As someone with a BS in Atmospheric Sciences I know quite a bit about the topic.
When we talk about 'climate change', it can mean many things, especially with the number of media sources today. Steel is correct in saying that the temperature is ALWAYS CHANGING, but you have to realize the time scales on which such a change occur. You simply CANNOT deduce that since today is much warmer/colder than it should be, or warmer/colder than it was last year, or "or gee whiz this a heck a lot of rain", that you are experiencing the climate changing. For the most part, you can live 10s of lifetimes without experiencing enough proof to account for any type of large-scale climactic shift.
Air is a terrible thing to base long term measurements on. It moves around too much, and well, it's invisible. Now water hits the sweet spot. How about water that doesn't move! And what gets trapped inside ice?
Prehistoric Air. Here is a good example of the timescales I'm talking about. Hundreds of thousands of years.
Further note: Some meteorologists/scientists just want to be famous too. In all reality, you can construe data any way you want it to. Global Warming, Global Cooling, the copious amount of data needed is such that the human race will never really know until we're dead in the ground anyway. After all, it's only been since the last few centuries that we've been pumping CO2 emissions into the atmosphere. That's not enough time to find out what we're doing to the planet. Ice core's help, that gives us bearings. But that is no indication of where our planet is headed. We can put these figures into computer climate models, and we
have. But we basically end up with the 'hockey stick' shape every time.
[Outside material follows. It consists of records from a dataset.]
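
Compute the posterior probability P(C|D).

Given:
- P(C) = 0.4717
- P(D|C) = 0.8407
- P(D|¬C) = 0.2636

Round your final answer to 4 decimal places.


Bayes' theorem: P(C|D) = P(D|C) × P(C) / P(D)

Step 1: Calculate P(D) using law of total probability
P(D) = P(D|C)P(C) + P(D|¬C)P(¬C)
     = 0.8407 × 0.4717 + 0.2636 × 0.5283
     = 0.39655819 + 0.13925988
     = 0.53581807

Step 2: Apply Bayes' theorem
P(C|D) = P(D|C) × P(C) / P(D)
       = 0.39655819 / 0.53581807
       = 0.7401


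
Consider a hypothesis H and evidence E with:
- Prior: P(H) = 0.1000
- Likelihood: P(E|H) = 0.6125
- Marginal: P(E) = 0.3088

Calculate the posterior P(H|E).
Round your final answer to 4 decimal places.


Using Bayes' theorem:

P(H|E) = P(E|H) × P(H) / P(E)
       = 0.6125 × 0.1000 / 0.3088
       = 0.06125000 / 0.3088
       = 0.1983

The evidence strengthens our belief in H.
Prior: 0.1000 → Posterior: 0.1983


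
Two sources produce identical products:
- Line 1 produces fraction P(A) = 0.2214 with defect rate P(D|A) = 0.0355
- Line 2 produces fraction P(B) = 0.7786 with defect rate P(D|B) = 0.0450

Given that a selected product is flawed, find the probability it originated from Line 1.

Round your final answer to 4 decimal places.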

Get the feeling we're polishing the brass on the Titanic? Me too.
Now there are shorter term Climate patterns that are more concern to us humans, these can 'oscillate' between warm and cool patterns, much like ENSO. These mostly depend on underground volcanic activity, variability in deep ocean currents, salinity gradients/thermohaline, and corresponding long and short wave patterns. <----- Let's just say a ton of shit is interacting here.
I hope I've helped. I would write a book, but I have things to do tonight.
I can answer any questions too about the subject.